There are various times in our lives that He highlights something quite specific to us with regards to our own personal circumstances we face or for other people. There are always things on God’s heart that He wants to share with His children but there comes particular times on one’s life when He shares something very specific.
I find myself as we enter into the Easter season the Lord pressing on a button in my life. It’s a button that has been pushed before and will certainly be pushed again and again. The button is the longing for a harvest, a longing for the prodigals to return. It’s typical of the season we are in and Christmas would be similar to that we are once again reminded of the things that are dearly close to our Heavenly Father’s heart and that is people. People who are found and freed as well as people who are lost and broken and in search of a Saviour.
I happen to watch a television programme last week called Come Dine with Me and something about it struck me.
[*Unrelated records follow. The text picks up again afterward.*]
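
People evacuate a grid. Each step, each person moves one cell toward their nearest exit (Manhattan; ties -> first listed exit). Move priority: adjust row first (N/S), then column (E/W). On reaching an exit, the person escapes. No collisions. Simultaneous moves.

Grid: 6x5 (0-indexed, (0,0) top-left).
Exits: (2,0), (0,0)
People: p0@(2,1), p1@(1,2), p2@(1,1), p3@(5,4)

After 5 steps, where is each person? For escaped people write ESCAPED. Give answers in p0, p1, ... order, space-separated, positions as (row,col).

Step 1: p0:(2,1)->(2,0)->EXIT | p1:(1,2)->(2,2) | p2:(1,1)->(2,1) | p3:(5,4)->(4,4)
Step 2: p0:escaped | p1:(2,2)->(2,1) | p2:(2,1)->(2,0)->EXIT | p3:(4,4)->(3,4)
Step 3: p0:escaped | p1:(2,1)->(2,0)->EXIT | p2:escaped | p3:(3,4)->(2,4)
Step 4: p0:escaped | p1:escaped | p2:escaped | p3:(2,4)->(2,3)
Step 5: p0:escaped | p1:escaped | p2:escaped | p3:(2,3)->(2,2)

ESCAPED ESCAPED ESCAPED (2,2)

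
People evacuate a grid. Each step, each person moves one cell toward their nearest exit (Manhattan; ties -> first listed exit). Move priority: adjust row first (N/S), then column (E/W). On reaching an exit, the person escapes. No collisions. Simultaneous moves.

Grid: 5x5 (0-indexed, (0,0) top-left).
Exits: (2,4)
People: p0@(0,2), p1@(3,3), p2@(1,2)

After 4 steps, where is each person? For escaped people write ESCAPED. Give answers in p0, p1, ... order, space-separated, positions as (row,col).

Step 1: p0:(0,2)->(1,2) | p1:(3,3)->(2,3) | p2:(1,2)->(2,2)
Step 2: p0:(1,2)->(2,2) | p1:(2,3)->(2,4)->EXIT | p2:(2,2)->(2,3)
Step 3: p0:(2,2)->(2,3) | p1:escaped | p2:(2,3)->(2,4)->EXIT
Step 4: p0:(2,3)->(2,4)->EXIT | p1:escaped | p2:escaped

ESCAPED ESCAPED ESCAPED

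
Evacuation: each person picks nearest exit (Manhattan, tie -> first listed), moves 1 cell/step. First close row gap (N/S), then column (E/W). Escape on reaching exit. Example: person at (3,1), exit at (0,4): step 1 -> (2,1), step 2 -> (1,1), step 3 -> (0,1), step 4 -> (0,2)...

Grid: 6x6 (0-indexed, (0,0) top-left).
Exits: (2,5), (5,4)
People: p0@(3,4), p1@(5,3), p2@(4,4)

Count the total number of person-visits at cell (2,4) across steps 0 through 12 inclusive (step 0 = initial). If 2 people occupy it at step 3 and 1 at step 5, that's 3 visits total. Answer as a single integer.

Answer: 1

Derivation:
Step 0: p0@(3,4) p1@(5,3) p2@(4,4) -> at (2,4): 0 [-], cum=0
Step 1: p0@(2,4) p1@ESC p2@ESC -> at (2,4): 1 [p0], cum=1
Step 2: p0@ESC p1@ESC p2@ESC -> at (2,4): 0 [-], cum=1
Total visits = 1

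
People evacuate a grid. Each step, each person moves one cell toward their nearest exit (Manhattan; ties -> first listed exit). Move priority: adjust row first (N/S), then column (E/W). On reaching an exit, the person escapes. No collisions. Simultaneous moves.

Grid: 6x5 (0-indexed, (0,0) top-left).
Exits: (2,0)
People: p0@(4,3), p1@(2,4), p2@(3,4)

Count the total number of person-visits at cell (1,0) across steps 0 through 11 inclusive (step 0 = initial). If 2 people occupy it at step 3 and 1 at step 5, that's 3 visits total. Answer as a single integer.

Answer: 0

Derivation:
Step 0: p0@(4,3) p1@(2,4) p2@(3,4) -> at (1,0): 0 [-], cum=0
Step 1: p0@(3,3) p1@(2,3) p2@(2,4) -> at (1,0): 0 [-], cum=0
Step 2: p0@(2,3) p1@(2,2) p2@(2,3) -> at (1,0): 0 [-], cum=0
Step 3: p0@(2,2) p1@(2,1) p2@(2,2) -> at (1,0): 0 [-], cum=0
Step 4: p0@(2,1) p1@ESC p2@(2,1) -> at (1,0): 0 [-], cum=0
Step 5: p0@ESC p1@ESC p2@ESC -> at (1,0): 0 [-], cum=0
Total visits = 0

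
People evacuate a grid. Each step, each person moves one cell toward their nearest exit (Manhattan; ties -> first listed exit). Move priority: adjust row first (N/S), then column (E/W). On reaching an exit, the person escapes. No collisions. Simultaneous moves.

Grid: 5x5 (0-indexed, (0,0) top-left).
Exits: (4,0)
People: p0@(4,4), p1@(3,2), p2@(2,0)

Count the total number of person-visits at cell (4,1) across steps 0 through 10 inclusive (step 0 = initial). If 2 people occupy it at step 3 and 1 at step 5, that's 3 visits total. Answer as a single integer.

Step 0: p0@(4,4) p1@(3,2) p2@(2,0) -> at (4,1): 0 [-], cum=0
Step 1: p0@(4,3) p1@(4,2) p2@(3,0) -> at (4,1): 0 [-], cum=0
Step 2: p0@(4,2) p1@(4,1) p2@ESC -> at (4,1): 1 [p1], cum=1
Step 3: p0@(4,1) p1@ESC p2@ESC -> at (4,1): 1 [p0], cum=2
Step 4: p0@ESC p1@ESC p2@ESC -> at (4,1): 0 [-], cum=2
Total visits = 2

Answer: 2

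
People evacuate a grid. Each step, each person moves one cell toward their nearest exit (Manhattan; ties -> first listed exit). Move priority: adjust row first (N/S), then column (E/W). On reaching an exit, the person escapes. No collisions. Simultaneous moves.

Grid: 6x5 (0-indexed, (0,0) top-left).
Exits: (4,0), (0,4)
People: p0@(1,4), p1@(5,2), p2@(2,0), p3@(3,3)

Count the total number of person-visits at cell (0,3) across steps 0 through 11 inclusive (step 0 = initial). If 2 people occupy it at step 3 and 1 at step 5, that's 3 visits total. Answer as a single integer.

Answer: 0

Derivation:
Step 0: p0@(1,4) p1@(5,2) p2@(2,0) p3@(3,3) -> at (0,3): 0 [-], cum=0
Step 1: p0@ESC p1@(4,2) p2@(3,0) p3@(4,3) -> at (0,3): 0 [-], cum=0
Step 2: p0@ESC p1@(4,1) p2@ESC p3@(4,2) -> at (0,3): 0 [-], cum=0
Step 3: p0@ESC p1@ESC p2@ESC p3@(4,1) -> at (0,3): 0 [-], cum=0
Step 4: p0@ESC p1@ESC p2@ESC p3@ESC -> at (0,3): 0 [-], cum=0
Total visits = 0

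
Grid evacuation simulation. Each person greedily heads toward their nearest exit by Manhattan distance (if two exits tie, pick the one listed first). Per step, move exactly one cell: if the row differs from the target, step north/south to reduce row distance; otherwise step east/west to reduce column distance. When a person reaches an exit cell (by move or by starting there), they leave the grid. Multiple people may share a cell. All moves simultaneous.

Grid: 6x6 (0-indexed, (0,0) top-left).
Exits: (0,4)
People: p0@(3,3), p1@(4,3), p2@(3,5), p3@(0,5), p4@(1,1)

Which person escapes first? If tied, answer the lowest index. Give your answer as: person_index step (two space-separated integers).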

The table was full! There wasn’t one single empty space around the table, everyone who was supposed to be there was there filling the space that had been laid for them.
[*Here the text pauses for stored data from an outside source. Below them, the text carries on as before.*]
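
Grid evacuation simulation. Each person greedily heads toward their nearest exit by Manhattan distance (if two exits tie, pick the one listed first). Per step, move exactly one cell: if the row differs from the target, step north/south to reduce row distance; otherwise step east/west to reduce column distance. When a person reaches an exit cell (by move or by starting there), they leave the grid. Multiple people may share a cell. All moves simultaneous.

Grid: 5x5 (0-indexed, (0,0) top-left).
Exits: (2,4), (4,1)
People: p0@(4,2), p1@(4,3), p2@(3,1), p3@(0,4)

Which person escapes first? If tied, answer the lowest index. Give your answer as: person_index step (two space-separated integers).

Step 1: p0:(4,2)->(4,1)->EXIT | p1:(4,3)->(4,2) | p2:(3,1)->(4,1)->EXIT | p3:(0,4)->(1,4)
Step 2: p0:escaped | p1:(4,2)->(4,1)->EXIT | p2:escaped | p3:(1,4)->(2,4)->EXIT
Exit steps: [1, 2, 1, 2]
First to escape: p0 at step 1

Answer: 0 1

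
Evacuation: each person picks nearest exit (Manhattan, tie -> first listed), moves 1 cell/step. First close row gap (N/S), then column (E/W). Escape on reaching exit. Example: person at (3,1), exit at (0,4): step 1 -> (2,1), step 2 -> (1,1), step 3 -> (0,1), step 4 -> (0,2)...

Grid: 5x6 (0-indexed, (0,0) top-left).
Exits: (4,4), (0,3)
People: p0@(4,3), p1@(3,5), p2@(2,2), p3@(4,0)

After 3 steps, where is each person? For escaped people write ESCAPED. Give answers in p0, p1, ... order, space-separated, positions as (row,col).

Step 1: p0:(4,3)->(4,4)->EXIT | p1:(3,5)->(4,5) | p2:(2,2)->(1,2) | p3:(4,0)->(4,1)
Step 2: p0:escaped | p1:(4,5)->(4,4)->EXIT | p2:(1,2)->(0,2) | p3:(4,1)->(4,2)
Step 3: p0:escaped | p1:escaped | p2:(0,2)->(0,3)->EXIT | p3:(4,2)->(4,3)

ESCAPED ESCAPED ESCAPED (4,3)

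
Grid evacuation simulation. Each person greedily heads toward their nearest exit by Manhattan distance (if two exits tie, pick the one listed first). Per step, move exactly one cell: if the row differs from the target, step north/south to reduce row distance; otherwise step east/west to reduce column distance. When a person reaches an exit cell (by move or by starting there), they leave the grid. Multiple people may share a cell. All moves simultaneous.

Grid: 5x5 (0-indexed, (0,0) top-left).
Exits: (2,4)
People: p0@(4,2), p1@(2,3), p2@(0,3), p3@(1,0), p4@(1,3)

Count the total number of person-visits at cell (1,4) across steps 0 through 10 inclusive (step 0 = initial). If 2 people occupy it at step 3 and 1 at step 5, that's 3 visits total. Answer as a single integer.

Answer: 0

Derivation:
Step 0: p0@(4,2) p1@(2,3) p2@(0,3) p3@(1,0) p4@(1,3) -> at (1,4): 0 [-], cum=0
Step 1: p0@(3,2) p1@ESC p2@(1,3) p3@(2,0) p4@(2,3) -> at (1,4): 0 [-], cum=0
Step 2: p0@(2,2) p1@ESC p2@(2,3) p3@(2,1) p4@ESC -> at (1,4): 0 [-], cum=0
Step 3: p0@(2,3) p1@ESC p2@ESC p3@(2,2) p4@ESC -> at (1,4): 0 [-], cum=0
Step 4: p0@ESC p1@ESC p2@ESC p3@(2,3) p4@ESC -> at (1,4): 0 [-], cum=0
Step 5: p0@ESC p1@ESC p2@ESC p3@ESC p4@ESC -> at (1,4): 0 [-], cum=0
Total visits = 0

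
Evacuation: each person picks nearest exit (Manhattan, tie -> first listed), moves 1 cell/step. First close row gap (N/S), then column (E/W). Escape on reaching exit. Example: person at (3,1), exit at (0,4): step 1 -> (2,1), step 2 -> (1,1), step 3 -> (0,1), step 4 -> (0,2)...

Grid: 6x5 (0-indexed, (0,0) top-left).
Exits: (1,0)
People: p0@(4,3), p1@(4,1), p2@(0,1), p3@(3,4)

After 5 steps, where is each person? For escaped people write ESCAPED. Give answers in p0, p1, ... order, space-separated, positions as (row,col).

Step 1: p0:(4,3)->(3,3) | p1:(4,1)->(3,1) | p2:(0,1)->(1,1) | p3:(3,4)->(2,4)
Step 2: p0:(3,3)->(2,3) | p1:(3,1)->(2,1) | p2:(1,1)->(1,0)->EXIT | p3:(2,4)->(1,4)
Step 3: p0:(2,3)->(1,3) | p1:(2,1)->(1,1) | p2:escaped | p3:(1,4)->(1,3)
Step 4: p0:(1,3)->(1,2) | p1:(1,1)->(1,0)->EXIT | p2:escaped | p3:(1,3)->(1,2)
Step 5: p0:(1,2)->(1,1) | p1:escaped | p2:escaped | p3:(1,2)->(1,1)

(1,1) ESCAPED ESCAPED (1,1)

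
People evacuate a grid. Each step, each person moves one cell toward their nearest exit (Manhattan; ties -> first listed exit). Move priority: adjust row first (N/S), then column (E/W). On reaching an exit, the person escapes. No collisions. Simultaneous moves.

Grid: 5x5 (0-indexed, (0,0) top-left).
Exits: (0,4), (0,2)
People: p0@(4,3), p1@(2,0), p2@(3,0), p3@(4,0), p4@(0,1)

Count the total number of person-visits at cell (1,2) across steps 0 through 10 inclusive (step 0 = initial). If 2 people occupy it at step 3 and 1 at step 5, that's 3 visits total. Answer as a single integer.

Step 0: p0@(4,3) p1@(2,0) p2@(3,0) p3@(4,0) p4@(0,1) -> at (1,2): 0 [-], cum=0
Step 1: p0@(3,3) p1@(1,0) p2@(2,0) p3@(3,0) p4@ESC -> at (1,2): 0 [-], cum=0
Step 2: p0@(2,3) p1@(0,0) p2@(1,0) p3@(2,0) p4@ESC -> at (1,2): 0 [-], cum=0
Step 3: p0@(1,3) p1@(0,1) p2@(0,0) p3@(1,0) p4@ESC -> at (1,2): 0 [-], cum=0
Step 4: p0@(0,3) p1@ESC p2@(0,1) p3@(0,0) p4@ESC -> at (1,2): 0 [-], cum=0
Step 5: p0@ESC p1@ESC p2@ESC p3@(0,1) p4@ESC -> at (1,2): 0 [-], cum=0
Step 6: p0@ESC p1@ESC p2@ESC p3@ESC p4@ESC -> at (1,2): 0 [-], cum=0
Total visits = 0

Answer: 0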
God’s desire is for the same thing, He is delighted with everyone who sits at His table but at the same time He has this incredible yearning for those who are missing. People who have never taken up their seats at the table as well as those who once sat there and enjoyed company with Him but have excused themselves from the table.
While thinking about this I came across a small sentence in Luke 15:17 that simply say’s “He came to his senses”. It’s the story of the prodigal son who had been living in a season where he was not in the right frame of mind. He had made decisions that was not truly reflective of who he was and his identity. Everything he had done when he left his father’s house was not really who he was – none of the immorality, sin, selfishness was actually who he was. He was still a child of his father but he was living outside his authentic self.
“He came to his senses”
How many times have we had moments like these? For some of us they are everyday occurrences, for others a little more infrequent. But we all have had moments when we have to come back to our senses, got back into the right frame of mind.
I remember a season in my life where I left my seat at the table with the Heavenly Father and I began to live outside my authentic self. I made selfish decision, did sinful things but I thank the Lord that people did not disown me, that the church loved me and allowed me to come back to my senses in my own time but faithfully prayed for me.
There are many of us who are grateful that God, the church, family did not give up on us because we were not in the right frame of mind and we eventually came to our senses.
My prayer this Easter is that there will be a harvest of people coming to their senses and finding their place at the table.